A “refutação” e a “maiêutica” socráticas

A “refutação” (élenchos), em certo sentido, constituía a pars destruens do método, ou seja, o momento em que Sócrates levava o interlocutor a reconhecer a sua própria ignorância. Primeiro, ele forçava vima definição do assunto sobre o qual se centrava a investigação; depois, escavava de vários modos a definição forne­cida, explicitava e destacava as carências e contradições que implicava; então, exortava o interlocutor a tentar uma nova definição, criticando-a e refutando-a com o mesmo procedimento; e assim continuava procedendo, até o momento em que o interlo­cutor se declarava ignorante.

E evidente que a discussão provocava irritação ou reações ainda piores nos sabichões e nos medíocres. Mas, nos melhores, a refutação provocava um efeito de purificação das falsas certezas, ou seja, um efeito de purificação da ignorância, a tal ponto que Platão podia escrever a respeito: “(...) Por todas essas coisas, (...) devemos afirmar que a refutação é a maior e mais fundamental purificação. E quem não foi por ela beneficiado, mesmo tratando- se do Grande Rei, não pode ser pensado senão como impuro das mais graves impurezas, privado de educação e até mesmo feio, precisamente naquelas coisas em relação às quais conviria que fosse purificado e belo no máximo grau alguém que verdadeira­mente quisesse ser homem feliz.”

E, assim, passamos ao segundo momento do método dialé­tico. Para Sócrates, a alma só pode alcançar a verdade “se dela estiver grávida”. Com efeito, como vimos, ele se professava igno­rante e, portanto, negava firmemente estar em condições de transmitir um saber aos outros ou, pelo menos, um saber consti­tuído por determinados conteúdos. Mas, da mesma forma que a mulher que está grávida no corpo tem necessidade da parteira para dar à luz, também o discípulo que tem a alma grávida de verdade tem necessidade de uma espécie de arte obstétrica espiritual que ajude essa verdade a vir à luz — e nisso consiste exatamente a “maiêutica” socrática.

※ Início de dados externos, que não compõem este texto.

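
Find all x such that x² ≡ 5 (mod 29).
The square roots of 5 mod 29 are 18 and 11. Verify: 18² = 324 ≡ 5 (mod 29)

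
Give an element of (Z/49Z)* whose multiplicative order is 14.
6 has order 14 mod 49 since 6^{14} ≡ 1 (mod 49) and no smaller power works.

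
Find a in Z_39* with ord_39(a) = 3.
16 has order 3 mod 39 since 16^{3} ≡ 1 (mod 39) and no smaller power works.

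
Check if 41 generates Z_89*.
p - 1 = 88 has prime divisors 2, 11. Check 41^(88/q) mod 89 for each: 41^(88/2) = 41^44 ≡ 88, 41^(88/11) = 41^8 ≡ 32 (mod 89). None of these is 1, so 41 has order 88 = φ(89), so it is a primitive root mod 89.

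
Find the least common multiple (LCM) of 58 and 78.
2262

First find GCD(58, 78) using the Euclidean algorithm:
58 = 0 × 78 + 58
78 = 1 × 58 + 20
58 = 2 × 20 + 18
20 = 1 × 18 + 2
18 = 9 × 2 + 0
GCD(58, 78) = 2

LCM formula: LCM(a, b) = (a × b) / GCD(a, b)
LCM(58, 78) = (58 × 78) / 2
LCM(58, 78) = 4524 / 2
LCM(58, 78) = 2262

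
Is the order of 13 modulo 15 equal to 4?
Yes, ord_15(13) = 4.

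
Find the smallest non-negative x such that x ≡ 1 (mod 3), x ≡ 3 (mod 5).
13

Using the Chinese Remainder Theorem:
M = product of moduli = 15
For equation 1: M_1 = 5, 5 ≡ 2 (mod 3), inverse of 5 mod 3 is 2 (check: 2 × 2 = 4 ≡ 1 (mod 3))
For equation 2: M_2 = 3, 3 ≡ 3 (mod 5), inverse of 3 mod 5 is 2 (check: 3 × 2 = 6 ≡ 1 (mod 5))
Combine: x ≡ Σ r_i×M_i×(M_i⁻¹ mod m_i) = 1×5×2 + 3×3×2 = 10 + 18 = 28
28 mod 15 = 13
x ≡ 13 (mod 15)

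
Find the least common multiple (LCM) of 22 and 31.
682

First find GCD(22, 31) using the Euclidean algorithm:
22 = 0 × 31 + 22
31 = 1 × 22 + 9
22 = 2 × 9 + 4
9 = 2 × 4 + 1
4 = 4 × 1 + 0
GCD(22, 31) = 1

LCM formula: LCM(a, b) = (a × b) / GCD(a, b)
LCM(22, 31) = (22 × 31) / 1
LCM(22, 31) = 682 / 1
LCM(22, 31) = 682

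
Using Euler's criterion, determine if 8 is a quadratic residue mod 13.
By Euler's criterion: 8^{6} ≡ 12 (mod 13). Since this equals -1 (≡ 12), 8 is not a QR.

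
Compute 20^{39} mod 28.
20

Using successive squaring:
Binary expansion of 39: 100111
Powers of 20 mod 28 (each is the square of the previous):
  20^1 ≡ 20 (mod 28)
  20^2 ≡ 20² = 400 ≡ 8 (mod 28)
  20^4 ≡ 8² = 64 ≡ 8 (mod 28)
  20^8 ≡ 8² = 64 ≡ 8 (mod 28)
  20^16 ≡ 8² = 64 ≡ 8 (mod 28)
  20^32 ≡ 8² = 64 ≡ 8 (mod 28)
39 = 32 + 4 + 2 + 1, so 20^39 = 20^32 × 20^4 × 20^2 × 20^1 ≡ 8 × 8 × 8 × 20 (mod 28)
Multiplying step by step:
  8 × 8 = 64 ≡ 8 (mod 28)
  8 × 8 = 64 ≡ 8 (mod 28)
  8 × 20 = 160 ≡ 20 (mod 28)
Result: 20^39 ≡ 20 (mod 28)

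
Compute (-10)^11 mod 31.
Using repeated squaring. (-10) ≡ 21 (mod 31). 11 = 8 + 2 + 1 (binary 1011). Repeated squaring mod 31: 21^1 ≡ 21; 21^2 ≡ 21² = 441 ≡ 7; 21^4 ≡ 7² = 49 ≡ 18; 21^8 ≡ 18² = 324 ≡ 14. Multiply: (-10)^11 ≡ 21^8 × 21^2 × 21^1 ≡ 14 × 7 × 21 (mod 31): 14 × 7 = 98 ≡ 5; 5 × 21 = 105 ≡ 12. So (-10)^11 ≡ 12 (mod 31).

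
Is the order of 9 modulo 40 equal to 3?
No, the actual order is 2, not 3.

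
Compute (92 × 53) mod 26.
14

(92 × 53) = 4876
4876 mod 26 = 14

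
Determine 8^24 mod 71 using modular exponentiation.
Using repeated squaring. 24 = 16 + 8 (binary 11000). Repeated squaring mod 71: 8^1 ≡ 8; 8^2 ≡ 8² = 64 ≡ 64; 8^4 ≡ 64² = 4096 ≡ 49; 8^8 ≡ 49² = 2401 ≡ 58; 8^16 ≡ 58² = 3364 ≡ 27. Multiply: 8^24 = 8^16 × 8^8 ≡ 27 × 58 (mod 71): 27 × 58 = 1566 ≡ 4. So 8^24 ≡ 4 (mod 71).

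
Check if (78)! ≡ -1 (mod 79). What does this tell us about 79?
(78)! mod 79 = 78. Since this equals -1 (mod 79), Wilson confirms 79 is prime.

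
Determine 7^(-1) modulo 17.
7^(-1) ≡ 5 (mod 17). Verification: 7 × 5 = 35 ≡ 1 (mod 17)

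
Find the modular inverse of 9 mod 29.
9^(-1) ≡ 13 (mod 29). Verification: 9 × 13 = 117 ≡ 1 (mod 29)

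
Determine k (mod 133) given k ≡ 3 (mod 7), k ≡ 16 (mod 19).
73

Using the Chinese Remainder Theorem:
M = product of moduli = 133
For equation 1: M_1 = 19, 19 ≡ 5 (mod 7), inverse of 19 mod 7 is 3 (check: 5 × 3 = 15 ≡ 1 (mod 7))
For equation 2: M_2 = 7, 7 ≡ 7 (mod 19), inverse of 7 mod 19 is 11 (check: 7 × 11 = 77 ≡ 1 (mod 19))
Combine: k ≡ Σ r_i×M_i×(M_i⁻¹ mod m_i) = 3×19×3 + 16×7×11 = 171 + 1232 = 1403
1403 mod 133 = 73
k ≡ 73 (mod 133)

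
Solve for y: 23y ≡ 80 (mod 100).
60

Since gcd(23, 100) = 1 divides 80, a solution exists.
Multiply both sides by the inverse of 23 mod 100:
  23^(-1) mod 100 = 87
  x ≡ 87 × 80 ≡ 6960 ≡ 60 (mod 100)
Verification: 23 × 60 = 1380 = 13 × 100 + 80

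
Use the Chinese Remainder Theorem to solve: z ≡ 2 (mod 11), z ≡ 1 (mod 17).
M = 11 × 17 = 187. M₁ = 17, y₁ ≡ 2 (mod 11). M₂ = 11, y₂ ≡ 14 (mod 17). z = 2×17×2 + 1×11×14 ≡ 35 (mod 187)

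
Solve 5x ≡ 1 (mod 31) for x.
25

Using Extended Euclidean Algorithm:
gcd(5, 31) = 1
Bezout coefficients: 5 × -6 + 31 × 1 = 1
So 5 × -6 ≡ 1 (mod 31)
The inverse is -6 mod 31 = 25
Verification: 5 × 25 = 125 = 4 × 31 + 1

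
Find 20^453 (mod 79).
Using Fermat: 20^{78} ≡ 1 (mod 79). 453 ≡ 63 (mod 78). So 20^{453} ≡ 20^{63} ≡ 52 (mod 79)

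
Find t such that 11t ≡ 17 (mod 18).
13

Since gcd(11, 18) = 1 divides 17, a solution exists.
Multiply both sides by the inverse of 11 mod 18:
  11^(-1) mod 18 = 5
  x ≡ 5 × 17 ≡ 85 ≡ 13 (mod 18)
Verification: 11 × 13 = 143 = 7 × 18 + 17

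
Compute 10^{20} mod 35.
30

Using successive squaring:
Binary expansion of 20: 10100
Powers of 10 mod 35 (each is the square of the previous):
  10^1 ≡ 10 (mod 35)
  10^2 ≡ 10² = 100 ≡ 30 (mod 35)
  10^4 ≡ 30² = 900 ≡ 25 (mod 35)
  10^8 ≡ 25² = 625 ≡ 30 (mod 35)
  10^16 ≡ 30² = 900 ≡ 25 (mod 35)
20 = 16 + 4, so 10^20 = 10^16 × 10^4 ≡ 25 × 25 (mod 35)
Multiplying step by step:
  25 × 25 = 625 ≡ 30 (mod 35)
Result: 10^20 ≡ 30 (mod 35)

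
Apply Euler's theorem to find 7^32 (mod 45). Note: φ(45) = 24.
By Euler: 7^{24} ≡ 1 (mod 45) since gcd(7, 45) = 1. 32 = 1×24 + 8. So 7^{32} ≡ 7^{8} ≡ 31 (mod 45)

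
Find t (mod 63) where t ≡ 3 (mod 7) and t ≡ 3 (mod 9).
M = 7 × 9 = 63. M₁ = 9, y₁ ≡ 4 (mod 7). M₂ = 7, y₂ ≡ 4 (mod 9). t = 3×9×4 + 3×7×4 ≡ 3 (mod 63)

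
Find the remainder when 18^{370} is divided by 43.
By Fermat: 18^{42} ≡ 1 (mod 43). 370 = 8×42 + 34. So 18^{370} ≡ 18^{34} ≡ 14 (mod 43)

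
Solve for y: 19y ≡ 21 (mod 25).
9

Since gcd(19, 25) = 1 divides 21, a solution exists.
Multiply both sides by the inverse of 19 mod 25:
  19^(-1) mod 25 = 4
  x ≡ 4 × 21 ≡ 84 ≡ 9 (mod 25)
Verification: 19 × 9 = 171 = 6 × 25 + 21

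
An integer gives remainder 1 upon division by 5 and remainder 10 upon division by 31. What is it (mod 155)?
M = 5 × 31 = 155. M₁ = 31, y₁ ≡ 1 (mod 5). M₂ = 5, y₂ ≡ 25 (mod 31). k = 1×31×1 + 10×5×25 ≡ 41 (mod 155). The smallest positive such number is 41.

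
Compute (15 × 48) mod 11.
5

(15 × 48) = 720
720 mod 11 = 5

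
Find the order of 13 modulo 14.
Powers of 13 mod 14: 13^1≡13, 13^2≡1. Order = 2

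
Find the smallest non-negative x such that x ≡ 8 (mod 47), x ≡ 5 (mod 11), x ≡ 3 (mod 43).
21675

Using the Chinese Remainder Theorem:
M = product of moduli = 22231
For equation 1: M_1 = 473, 473 ≡ 3 (mod 47), inverse of 473 mod 47 is 16 (check: 3 × 16 = 48 ≡ 1 (mod 47))
For equation 2: M_2 = 2021, 2021 ≡ 8 (mod 11), inverse of 2021 mod 11 is 7 (check: 8 × 7 = 56 ≡ 1 (mod 11))
For equation 3: M_3 = 517, 517 ≡ 1 (mod 43), inverse of 517 mod 43 is 1 (check: 1 × 1 = 1 ≡ 1 (mod 43))
Combine: x ≡ Σ r_i×M_i×(M_i⁻¹ mod m_i) = 8×473×16 + 5×2021×7 + 3×517×1 = 60544 + 70735 + 1551 = 132830
132830 mod 22231 = 21675
x ≡ 21675 (mod 22231)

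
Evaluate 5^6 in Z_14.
6 = 4 + 2 (binary 110). Repeated squaring mod 14: 5^1 ≡ 5; 5^2 ≡ 5² = 25 ≡ 11; 5^4 ≡ 11² = 121 ≡ 9. Multiply: 5^6 = 5^4 × 5^2 ≡ 9 × 11 (mod 14): 9 × 11 = 99 ≡ 1. So 5^6 ≡ 1 (mod 14).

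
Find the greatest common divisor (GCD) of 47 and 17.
1

Using the Euclidean algorithm:
47 = 2 × 17 + 13
17 = 1 × 13 + 4
13 = 3 × 4 + 1
4 = 4 × 1 + 0

GCD(47, 17) = 1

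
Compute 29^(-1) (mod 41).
29^(-1) ≡ 17 (mod 41). Verification: 29 × 17 = 493 ≡ 1 (mod 41)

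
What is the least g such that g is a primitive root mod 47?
p - 1 = 46 has prime divisors 2, 23. h is a primitive root mod 47 iff h^(46/q) ≢ 1 (mod 47) for each such q.
h = 2: 2^23 ≡ 1, 2^2 ≡ 4 (mod 47); 2^23 ≡ 1, so not a primitive root.
h = 3: 3^23 ≡ 1, 3^2 ≡ 9 (mod 47); 3^23 ≡ 1, so not a primitive root.
h = 4: 4^23 ≡ 1, 4^2 ≡ 16 (mod 47); 4^23 ≡ 1, so not a primitive root.
h = 5: 5^23 ≡ 46, 5^2 ≡ 25 (mod 47); none is 1, so 5 has order 46 and is a primitive root.
The smallest primitive root mod 47 is g = 5.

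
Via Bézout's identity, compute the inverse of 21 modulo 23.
Extended GCD: 21(11) + 23(-10) = 1. So 21^(-1) ≡ 11 ≡ 11 (mod 23). Verify: 21 × 11 = 231 ≡ 1 (mod 23)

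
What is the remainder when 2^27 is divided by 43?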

Eis a estupenda página em que Platão descreve a maiêutica: “Ora, em todo o resto, a minha arte obstétrica se assemelha à das parteiras, mas difere em uma coisa: ela opera nos homens e não nas mulheres e assiste as almas parturientes e não os corpos. E minha maior capacidade de que, através dela, eu consigo discernir segura­mente se a alma do jovem está parindo fantasmas e mentiras ou a alguma coisa vital e real. Pois algo eu tenho em comum com as parteiras: também eu sou estéril (...) de sabedoria. E a reprovação que tantos já me fizeram, de que eu interrogo os outros, mas, eu próprio, nunca manifesto meu pensamento sobre nenhuma ques­tão, ignorante que sou, é uma reprovação muito verdadeira. E à razão é exatamente esta: Deus me leva a agir como obstetra, mas me interdita de gerar. Em mim mesmo, portanto, eu não sou nada sábio, nem de mim saiu qualquer descoberta sábia que seja geração de minha alma. Entretanto, todos aqueles que gostam de estar comigo, embora alguns deles pareçam inicialmente de todo igno­rantes, mais tarde, continuando a frequentar minha companhia, desde que Deus lhes permita, todos eles extraem disso um extraor­dinário proveito, como eles próprios e os outros podem ver. E está claro que não aprenderam nada de mim, mas só de si mesmos encontraram e geraram muitas e belas coisas. Mas o fato de tê-los ajudado a gerar, esse mérito sim cabe a Deus e a mim.”